Tuesday, April 27, 2010

poem of the day 04.27.10

crazy freddy

crazy freddy
drives a brand new black hummer

he always gets the best
parking spot on 75th avenue

i was just told that i might
lose my job by the summer

on good days i wonder
what it would be like
to take a knife
to crazy freddy’s tires

to sit back in the dark cool
of a spring night
and watch the air seep slowly out

i’ve never seen crazy freddy
but i know that it’s his preferred name

his license plate reads


it could be crazy friday
but that doesn’t make as much sense

i saw his chick once
she had a great ass and decent tits

she’d be a good fuck
if you put a bag over her head

for a while i thought that she
was crazy freddy

but then i wised up

crazy freddy probably fucks her
with the lights on
so he can keep an eye on his car

i wonder what it would be like
to key crazy freddy’s car
or smash his tinted windows in
steal that decal he has
of a fake baseball cracking his window

i’d scrape off his yankess and rangers
bumper stickers too

then i’d get up the next morning
buy a coffee
wait for crazy freddy and his woman
to come outside to go to work

i’d pretend to be a concerned neighbor
while they explored all of the damage

i’d console crazy freddy

i’d tell him to call the cops

i’d say things like
“boy, the neighborhood sure has changed.”

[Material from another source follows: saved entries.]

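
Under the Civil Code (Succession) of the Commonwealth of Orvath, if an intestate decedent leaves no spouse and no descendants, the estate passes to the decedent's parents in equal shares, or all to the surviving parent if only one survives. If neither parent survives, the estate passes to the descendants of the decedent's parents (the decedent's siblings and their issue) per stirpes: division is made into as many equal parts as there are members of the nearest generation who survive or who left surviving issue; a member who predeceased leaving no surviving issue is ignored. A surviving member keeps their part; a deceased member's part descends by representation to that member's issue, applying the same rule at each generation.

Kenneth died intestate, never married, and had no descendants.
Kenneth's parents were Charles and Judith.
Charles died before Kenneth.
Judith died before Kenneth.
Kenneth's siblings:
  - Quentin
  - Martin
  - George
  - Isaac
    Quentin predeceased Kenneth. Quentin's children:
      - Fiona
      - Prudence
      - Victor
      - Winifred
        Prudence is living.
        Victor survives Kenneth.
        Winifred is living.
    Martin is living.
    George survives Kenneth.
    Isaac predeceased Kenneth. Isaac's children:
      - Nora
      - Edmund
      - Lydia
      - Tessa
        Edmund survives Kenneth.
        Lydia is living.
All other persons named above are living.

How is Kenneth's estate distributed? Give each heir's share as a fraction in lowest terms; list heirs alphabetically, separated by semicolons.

Edmund 1/16; Fiona 1/16; George 1/4; Lydia 1/16; Martin 1/4; Nora 1/16; Prudence 1/16; Tessa 1/16; Victor 1/16; Winifred 1/16

Neither parent survives and there are no descendants, so the estate passes to Kenneth's siblings and their issue per stirpes.
The estate is divided into 4 equal shares of 1/4 among Quentin, Martin, George, Isaac.
Quentin predeceased; the 1/4 allotted to Quentin's branch passes to Quentin's issue by representation.
The 1/4 is divided into 4 equal shares of 1/16 among Fiona, Prudence, Victor, Winifred.
Fiona is living and takes 1/16.
Prudence is living and takes 1/16.
Victor is living and takes 1/16.
Winifred is living and takes 1/16.
Martin is living and takes 1/4.
George is living and takes 1/4.
Isaac predeceased; the 1/4 allotted to Isaac's branch passes to Isaac's issue by representation.
The 1/4 is divided into 4 equal shares of 1/16 among Nora, Edmund, Lydia, Tessa.
Nora is living and takes 1/16.
Edmund is living and takes 1/16.
Lydia is living and takes 1/16.
Tessa is living and takes 1/16.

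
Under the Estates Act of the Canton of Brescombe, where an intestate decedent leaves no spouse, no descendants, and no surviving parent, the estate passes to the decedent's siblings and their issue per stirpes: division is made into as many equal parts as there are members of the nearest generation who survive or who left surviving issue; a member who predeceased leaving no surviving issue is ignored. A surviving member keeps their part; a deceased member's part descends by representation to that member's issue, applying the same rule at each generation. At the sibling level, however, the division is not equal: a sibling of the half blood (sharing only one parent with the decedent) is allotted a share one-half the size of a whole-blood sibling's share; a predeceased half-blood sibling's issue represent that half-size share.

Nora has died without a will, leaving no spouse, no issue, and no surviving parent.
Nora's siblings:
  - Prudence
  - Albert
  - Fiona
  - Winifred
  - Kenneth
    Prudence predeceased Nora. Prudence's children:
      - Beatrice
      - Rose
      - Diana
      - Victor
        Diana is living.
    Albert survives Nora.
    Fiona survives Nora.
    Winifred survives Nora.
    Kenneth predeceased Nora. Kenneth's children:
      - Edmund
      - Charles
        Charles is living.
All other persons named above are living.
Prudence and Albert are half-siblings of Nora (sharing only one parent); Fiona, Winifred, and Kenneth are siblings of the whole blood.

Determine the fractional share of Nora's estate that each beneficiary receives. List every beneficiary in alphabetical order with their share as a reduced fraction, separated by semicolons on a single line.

Albert 1/8; Beatrice 1/32; Charles 1/8; Diana 1/32; Edmund 1/8; Fiona 1/4; Rose 1/32; Victor 1/32; Winifred 1/4

No spouse, descendants, or parent survives, so the estate passes to Nora's siblings per stirpes.
Half-blood siblings count for one-half the weight of whole-blood siblings at the initial division.
Dividing 1 in proportion to weights (total weight 4): Prudence (weight 1/2) → 1/8; Albert (weight 1/2) → 1/8; Fiona (weight 1) → 1/4; Winifred (weight 1) → 1/4; Kenneth (weight 1) → 1/4.
Prudence predeceased; the 1/8 allotted to Prudence's branch passes to Prudence's issue by representation.
The 1/8 is divided into 4 equal shares of 1/32 among Beatrice, Rose, Diana, Victor.
Beatrice is living and takes 1/32.
Rose is living and takes 1/32.
Diana is living and takes 1/32.
Victor is living and takes 1/32.
Albert is living and takes 1/8.
Fiona is living and takes 1/4.
Winifred is living and takes 1/4.
Kenneth predeceased; the 1/4 allotted to Kenneth's branch passes to Kenneth's issue by representation.
The 1/4 is divided into 2 equal shares of 1/8 among Edmund, Charles.
Edmund is living and takes 1/8.
Charles is living and takes 1/8.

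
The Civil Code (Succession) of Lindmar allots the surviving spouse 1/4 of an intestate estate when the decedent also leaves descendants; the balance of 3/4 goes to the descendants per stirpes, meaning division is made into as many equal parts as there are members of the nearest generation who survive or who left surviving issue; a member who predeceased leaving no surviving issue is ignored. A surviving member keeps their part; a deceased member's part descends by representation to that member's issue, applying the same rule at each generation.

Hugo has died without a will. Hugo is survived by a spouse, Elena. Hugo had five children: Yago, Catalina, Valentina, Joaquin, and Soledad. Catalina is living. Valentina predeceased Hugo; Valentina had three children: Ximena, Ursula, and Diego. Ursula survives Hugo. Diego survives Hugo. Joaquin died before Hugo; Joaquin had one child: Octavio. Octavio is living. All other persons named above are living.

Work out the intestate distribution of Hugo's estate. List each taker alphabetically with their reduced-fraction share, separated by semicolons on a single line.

Catalina 3/20; Diego 1/20; Elena 1/4; Octavio 3/20; Soledad 3/20; Ursula 1/20; Ximena 1/20; Yago 3/20

Elena, as surviving spouse, takes 1/4.
The remaining 3/4 passes to Hugo's descendants per stirpes.
The 3/4 is divided into 5 equal shares of 3/20 among Yago, Catalina, Valentina, Joaquin, Soledad.
Yago is living and takes 3/20.
Catalina is living and takes 3/20.
Valentina predeceased; the 3/20 allotted to Valentina's branch passes to Valentina's issue by representation.
The 3/20 is divided into 3 equal shares of 1/20 among Ximena, Ursula, Diego.
Ximena is living and takes 1/20.
Ursula is living and takes 1/20.
Diego is living and takes 1/20.
Joaquin predeceased; the 3/20 allotted to Joaquin's branch passes to Joaquin's issue by representation.
Octavio is the sole taker at this level and receives the full 3/20.
Soledad is living and takes 3/20.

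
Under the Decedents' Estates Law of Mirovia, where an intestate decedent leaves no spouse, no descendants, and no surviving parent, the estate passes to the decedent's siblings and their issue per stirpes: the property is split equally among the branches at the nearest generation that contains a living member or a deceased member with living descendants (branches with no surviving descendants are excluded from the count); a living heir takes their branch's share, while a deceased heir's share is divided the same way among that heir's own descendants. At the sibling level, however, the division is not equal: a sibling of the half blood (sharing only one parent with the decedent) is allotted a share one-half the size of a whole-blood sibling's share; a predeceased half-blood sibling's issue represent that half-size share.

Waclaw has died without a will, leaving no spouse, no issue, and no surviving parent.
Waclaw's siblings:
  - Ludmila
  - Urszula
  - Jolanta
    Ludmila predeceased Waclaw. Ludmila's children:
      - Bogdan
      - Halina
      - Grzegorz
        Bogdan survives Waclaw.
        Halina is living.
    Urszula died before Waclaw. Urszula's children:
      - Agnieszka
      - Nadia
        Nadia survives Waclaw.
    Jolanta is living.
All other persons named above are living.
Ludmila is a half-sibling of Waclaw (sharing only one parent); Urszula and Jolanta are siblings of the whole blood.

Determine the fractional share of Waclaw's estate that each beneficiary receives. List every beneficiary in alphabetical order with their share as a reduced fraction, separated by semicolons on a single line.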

then i’d stare at crazy freddy’s woman’s tits
while he moaned over his destroyed vehicle

of course, i’d probably still be
unemployed by the summer
so it wouldn’t really matter
what i did to crazy freddy’s hummer

it would just be inflicting more
misery upon the world

the world doesn’t need more misery right now

insurance companies don’t need another claim

i think i’ll leave crazy freddy alone

i won’t touch his precious car
or be jealous of his parking spot

when i see his chick
i won’t stare at her ass
or imagine crazzy freddy
tit-fucking her with his eyes closed
crying over his damaged ride

no, i won’t think shit like that at all

i’ll just meander on down the street
toward the setting sun

toward the scent of half-priced buffalo wings

toward this guy whom i hate on the next block

he’s always sitting outside the laundromat
in his washington redskins t-shirt

as if it’s some kind of big shit deal
to be a redskins fan
in giants and jets territory

brooklyn, new york.


Unknown said...

There's always a Crazy Freddy somewhere isn't there??

btw... small typo:

on good says i wonder
what it would be like

I think you meant "days"

John Grochalski said...

damn...fucking typos. where were you when i sent that out? ha ha. oh well, i guess they won't be taking that one.